Wednesday, May 16, 2007

Another try for equality in Rhode Island

Rhode Island's legislators are supposed to debate some bills about gay marriage today:
House lawmakers are expected to debate three bills today touching on same-sex unions. One bill before the House Judiciary Committee would permit gay couples to get married in Rhode Island.

Another would set up civil unions for same-sax partners. The third proposal would also create a civil union system but define marriage as a partnership between a man and a woman.

Nobody's terribly optimistic about the outcome, though. There was testimony over this issue before the House last Thursday, and even the sponsor didn't think it would pass.
Supporters of same-sex marriage stepped up, one by one, to testify at the State House yesterday in what has become, for them, a frustrating annual ritual: advocating for a bill that has virtually no chance of passing.

Even the bill's sponsor admitted as much in her remarks at the hearing's end. "I believe fervently that this law will pass," said Sen. Rhoda E. Perry, D-Providence, "but it will take more time for that to occur."

There were very few people actually testifying against the bill, but opponents claimed that didn't mean much:
During the sometimes-adversarial two-hour hearing, only two people spoke against legalizing same-sex marriage. However, included in committee members' packets of written testimony on the bill were copies of e-mails from 10 Rhode Island residents who wrote in to oppose the measure. Sen. Leo R. Blais, R-Coventry, told fellow Senate Judiciary Committee members: "Don't be misled for a microsecond" by the ratio of supporters to opponents in the room.

Blais also is sponsoring a bill to specifically make same-sex marriages illegal in Rhode Island, and claimed his bill would pass if put on the ballot before voters.

Although....
Jenn Steinfeld, director of Marriage Equality Rhode Island, challenged the notion that the opponents of legalizing same-sex marriage are more numerous than supporters. She cited the advocacy group's own 2006 opinion poll findings, which were that 45 percent of Rhode Island voters support same-sex marriage and 39 percent oppose it, and a Rasmussen Reports poll with similar findings.

That doesn't necessarily mean much, though.

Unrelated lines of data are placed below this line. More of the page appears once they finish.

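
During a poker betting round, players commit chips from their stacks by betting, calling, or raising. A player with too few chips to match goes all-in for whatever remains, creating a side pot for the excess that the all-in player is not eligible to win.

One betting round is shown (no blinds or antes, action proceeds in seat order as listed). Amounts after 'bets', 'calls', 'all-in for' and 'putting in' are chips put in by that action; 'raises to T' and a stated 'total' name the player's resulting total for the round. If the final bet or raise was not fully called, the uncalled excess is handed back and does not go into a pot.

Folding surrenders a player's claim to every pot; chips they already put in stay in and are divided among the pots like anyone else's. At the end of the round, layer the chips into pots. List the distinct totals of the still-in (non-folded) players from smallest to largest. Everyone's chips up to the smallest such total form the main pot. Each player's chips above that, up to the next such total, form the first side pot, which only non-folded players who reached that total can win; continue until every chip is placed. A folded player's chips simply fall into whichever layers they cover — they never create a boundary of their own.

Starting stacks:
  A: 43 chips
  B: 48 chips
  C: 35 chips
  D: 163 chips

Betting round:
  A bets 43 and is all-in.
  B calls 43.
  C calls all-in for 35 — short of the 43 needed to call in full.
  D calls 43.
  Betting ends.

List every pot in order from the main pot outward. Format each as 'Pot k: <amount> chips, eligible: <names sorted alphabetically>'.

Contributions: A=43, B=43, C=35, D=43
Pot levels (distinct totals of non-folded players): 35, 43
Layer 1-35: 35 each from A, B, C, D = 35*4 = 140 chips; eligible A, B, C, D
Layer 36-43: 8 each from A, B, D = 8*3 = 24 chips; eligible A, B, D

Pot 1: 140 chips, eligible: A, B, C, D
Pot 2: 24 chips, eligible: A, B, D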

As this editorial puts it,
Blais took it a step further, asserting that, if a DOMA bill were presented to the Rhode Island electorate for a referendum, "it would pass overwhelmingly."

If Blais were talking about a nationwide referendum, he would without question be correct. As far as Rhode Island is concerned, I'm not sure, but he may be right here as well.

It would probably depend, as it almost always does, on how the question was worded.

If the question was worded: "Should the word marriage be defined, as is it has been through the ages, as the legal union of one man and one woman," that would probably pass easily.

But if the ballot question read: "Should same-sex couples who wish to enter a committed relationship be allowed to do so, with all the rights, prerogatives and privileges of opposite-sex couples," that would probably pass, too.

You could even ask those questions one after the other and I think they would both pass. People wouldn't even recognize the dissonance.

Interestingly, it seems a lot of people were using religious freedom to argue in favor of same-sex marriage:
Many who testified based their arguments on religious freedom. They said more than 100 of the state's religious leaders had signed a letter supporting Perry's bill, and made pointed references to the state's dominant Roman Catholic population. (The Diocese of Providence opposes the measure.)

"In this state, founded by Roger Williams as a community open to religious diversity, we expect the individuals entrusted with civic authority will not impose their own religious beliefs on anyone, nor impose one religious belief on everyone," said the Rev. Eugene T. Dyszlewski, pastor at the Riverside Congregational Church in East Providence.

Countered Blais: "You are certainly entitled to believe what you want to believe. It does not mean that we have to embody those beliefs in state statute."

As Mr. Baron notes in his editorial, Blais doesn't "even recognize the dissonance" in that statement. He apparently can't figure out that's exactly what he's trying to do.